I've had to buy STORE eggs! Can you imagine?! ::sigh::
Otherwise all the girls are doing their thing and settling in for the colder winter months.
The chickens forage for bits of something or another under the fallen leaves. What they find, I do not know! ::wink:: They've been finding cozy patches of warm sunlight near the trees to nap or dust bathe in pine needles. But you won't see them outside the covered fun if there's even a smidgen of snow on the ground.
And the ducks waddle out to the icy brook to swim and forage, preening afterwards. Poor Olive is still coughing occasionally and has a dry-sounding quack despite her round of antibiotics and now VetRx. But she is alert and active and definitely enjoys her dried mealworms.
With the colder weather here and the snow coming, White Pine and I wrapped up the run with plastic sheeting a month or so ago. Transparent plastic sheeting, which you can get get Lowe's or Home Depot, is wonderful for letting in sunlight but keeping out snow, freezing rain and chilly breezes. And we don't have to get into the run and shovel out mountains of snow through the season!

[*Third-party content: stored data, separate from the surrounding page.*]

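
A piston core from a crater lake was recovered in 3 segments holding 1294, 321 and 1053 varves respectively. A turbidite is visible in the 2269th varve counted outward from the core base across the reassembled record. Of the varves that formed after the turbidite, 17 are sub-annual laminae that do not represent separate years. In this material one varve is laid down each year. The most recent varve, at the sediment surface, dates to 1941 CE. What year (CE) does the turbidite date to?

1559 CE

Total varves = 1294 + 321 + 1053 = 2668.
2668 − 2269 = 399 varves lie beyond the turbidite toward the sediment surface.
Excluding 17 false varves: 399 − 17 = 382.
The varve at the sediment surface is 1941 CE, so the turbidite dates to 1941 − 382 = 1559 CE.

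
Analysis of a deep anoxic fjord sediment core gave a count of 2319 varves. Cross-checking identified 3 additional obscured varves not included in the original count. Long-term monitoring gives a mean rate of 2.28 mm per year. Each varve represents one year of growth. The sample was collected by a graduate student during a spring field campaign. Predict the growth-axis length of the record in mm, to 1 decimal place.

5294.2 mm

True varve count = 2319 + 3 = 2322.
2322 years at 2.28 mm/year gives 2.28 × 2322 = 5294.2 mm.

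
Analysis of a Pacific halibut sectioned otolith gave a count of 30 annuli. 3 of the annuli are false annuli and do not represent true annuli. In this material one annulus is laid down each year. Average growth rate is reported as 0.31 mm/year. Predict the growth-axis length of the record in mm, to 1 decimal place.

Correcting the raw count gives 30 − 3 = 27 true annuli.
Predicted length = 0.31 mm/year × 27 years = 8.4 mm.

8.4 mm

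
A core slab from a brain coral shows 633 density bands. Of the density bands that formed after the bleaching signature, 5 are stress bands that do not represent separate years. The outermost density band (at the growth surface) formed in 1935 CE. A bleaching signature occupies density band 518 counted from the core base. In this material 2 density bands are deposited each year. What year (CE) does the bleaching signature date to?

1880 CE

Between density band 518 and the growth surface there are 633 − 518 = 115 density bands.
Excluding 5 false density bands: 115 − 5 = 110.
With 2 density bands per year, 110 / 2 = 55 years.
The density band at the growth surface is 1935 CE, so the bleaching signature dates to 1935 − 55 = 1880 CE.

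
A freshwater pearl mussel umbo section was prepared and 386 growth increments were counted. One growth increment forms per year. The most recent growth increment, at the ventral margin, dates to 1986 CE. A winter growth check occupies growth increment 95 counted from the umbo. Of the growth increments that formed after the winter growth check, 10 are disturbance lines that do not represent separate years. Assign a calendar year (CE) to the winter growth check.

386 − 95 = 291 growth increments lie beyond the winter growth check toward the ventral margin.
Removing the 10 false growth increments leaves 291 − 10 = 281 true growth increments beyond the winter growth check.
Counting back 281 years from 1986 CE places the winter growth check in 1986 − 281 = 1705 CE.

1705 CE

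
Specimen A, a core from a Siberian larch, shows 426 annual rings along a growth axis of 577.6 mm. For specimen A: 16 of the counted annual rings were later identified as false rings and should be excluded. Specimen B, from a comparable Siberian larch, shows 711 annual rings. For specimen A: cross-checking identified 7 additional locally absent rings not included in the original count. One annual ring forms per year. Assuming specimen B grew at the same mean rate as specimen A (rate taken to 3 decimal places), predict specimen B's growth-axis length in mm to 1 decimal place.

Specimen A: adjusted count: 426 − 16 + 7 = 417 annual rings.
A: Mean rate = 577.6 mm / 417 years ≈ 1.385 mm/yr.
B's length ≈ 1.385 × 711 = 984.7 mm.

984.7 mm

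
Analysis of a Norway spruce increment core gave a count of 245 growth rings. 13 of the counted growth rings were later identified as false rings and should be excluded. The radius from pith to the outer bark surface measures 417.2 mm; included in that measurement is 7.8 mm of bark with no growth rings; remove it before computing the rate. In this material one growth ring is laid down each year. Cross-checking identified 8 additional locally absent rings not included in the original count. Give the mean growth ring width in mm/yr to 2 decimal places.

1.71 mm/yr

Adjusted count: 245 − 13 + 8 = 240 growth rings.
Net length = 417.2 − 7.8 = 409.4 mm.
Mean rate = 409.4 mm / 240 years ≈ 1.71 mm/yr.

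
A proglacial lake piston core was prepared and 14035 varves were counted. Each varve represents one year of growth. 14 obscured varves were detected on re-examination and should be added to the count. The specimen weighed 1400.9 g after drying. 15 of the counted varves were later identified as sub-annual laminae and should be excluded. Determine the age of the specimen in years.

Adjusted count: 14035 − 15 + 14 = 14034 varves.
At one varve per year, that is 14034 years.

14034 yr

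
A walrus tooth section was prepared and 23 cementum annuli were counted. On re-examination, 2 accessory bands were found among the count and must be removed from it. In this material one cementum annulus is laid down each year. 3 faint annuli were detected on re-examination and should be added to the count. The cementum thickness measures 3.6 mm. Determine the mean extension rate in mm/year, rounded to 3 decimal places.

0.150 mm/year

Correcting the raw count gives 23 − 2 + 3 = 24 true cementum annuli.
3.6 mm over 24 years gives 3.6 / 24 ≈ 0.150 mm/year.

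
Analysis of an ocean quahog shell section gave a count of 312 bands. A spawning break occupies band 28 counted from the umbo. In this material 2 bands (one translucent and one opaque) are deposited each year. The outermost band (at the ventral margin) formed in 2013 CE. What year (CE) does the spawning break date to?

1871 CE

The spawning break sits at band 28 from the umbo, so 312 − 28 = 284 bands formed after it.
Dividing by 2 bands per year: 284 / 2 = 142 years.
Counting back 142 years from 2013 CE places the spawning break in 2013 − 142 = 1871 CE.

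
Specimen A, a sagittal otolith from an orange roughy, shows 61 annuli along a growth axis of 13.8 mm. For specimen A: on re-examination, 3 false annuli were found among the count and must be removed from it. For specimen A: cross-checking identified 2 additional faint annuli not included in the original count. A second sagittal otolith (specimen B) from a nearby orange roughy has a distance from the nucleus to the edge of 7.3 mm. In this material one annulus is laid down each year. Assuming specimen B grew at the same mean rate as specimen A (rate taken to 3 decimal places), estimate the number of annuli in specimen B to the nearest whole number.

Specimen A: adjusted count: 61 − 3 + 2 = 60 annuli.
A: Mean rate = 13.8 mm / 60 years ≈ 0.230 mm/yr.
For B, 7.3 / 0.230 = 31.74 years ≈ 32 annuli.

32 annuli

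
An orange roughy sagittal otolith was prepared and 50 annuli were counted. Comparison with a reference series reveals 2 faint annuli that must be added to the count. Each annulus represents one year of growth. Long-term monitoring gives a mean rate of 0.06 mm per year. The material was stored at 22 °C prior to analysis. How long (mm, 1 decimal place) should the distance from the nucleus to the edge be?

Correcting the raw count gives 50 + 2 = 52 true annuli.
52 years at 0.06 mm/year gives 0.06 × 52 = 3.1 mm.

3.1 mm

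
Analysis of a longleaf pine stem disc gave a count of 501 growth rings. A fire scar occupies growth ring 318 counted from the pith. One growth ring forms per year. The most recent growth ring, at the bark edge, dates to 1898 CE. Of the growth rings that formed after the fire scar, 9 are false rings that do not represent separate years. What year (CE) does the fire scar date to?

Between growth ring 318 and the bark edge there are 501 − 318 = 183 growth rings.
Excluding 9 false growth rings: 183 − 9 = 174.
Counting back 174 years from 1898 CE places the fire scar in 1898 − 174 = 1724 CE.

1724 CE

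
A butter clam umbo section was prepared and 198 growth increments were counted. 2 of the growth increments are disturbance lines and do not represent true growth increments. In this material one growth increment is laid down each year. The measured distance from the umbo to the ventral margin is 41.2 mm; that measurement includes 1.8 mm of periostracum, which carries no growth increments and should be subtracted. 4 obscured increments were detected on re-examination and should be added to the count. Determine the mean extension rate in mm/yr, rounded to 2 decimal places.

Correcting the raw count gives 198 − 2 + 4 = 200 true growth increments.
Net length = 41.2 − 1.8 = 39.4 mm.
Extension rate ≈ 39.4 / 200 = 0.20 mm/yr.

0.20 mm/yr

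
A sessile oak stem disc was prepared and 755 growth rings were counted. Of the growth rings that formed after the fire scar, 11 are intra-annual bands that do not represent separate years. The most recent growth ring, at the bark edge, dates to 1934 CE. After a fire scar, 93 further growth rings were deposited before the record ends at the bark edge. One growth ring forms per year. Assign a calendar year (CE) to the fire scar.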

To give them some added insulation and warmth, I've been adding dry, fallen leaves to the run. We have an abundance of leaves and they make great bedding! Not only do they provide some insulation against the cold ground, but the hens can scratch through it for exercise, searching for scratch grains or mealworms we randomly throw in. And they'll decompose with "flock fertilizer" easily through the winter months and can be raked out and added to the garden or simply left in the run.
We've begun "deep litter" inside the coop. Our coop does not have electricity as we believe its better to keep things as "au natural" as possible (while still protecting our flock) and so it's unheated. "Deep litter" is a method of allowing straw to compost inside the coop over the winter, releasing warmth in the process, and in the spring providing seasoned fertilizer for the garden. (Read more about "deep litter" on Fresh Eggs Daily.) Believe it or not, done right, "deep litter" isn't smelly at all.
Now, if only they would stay laying eggs again! ::sigh::
ETA: Guess what? I was surprised and excited to see our FIRST EGG since molting started this morning on the coop floor!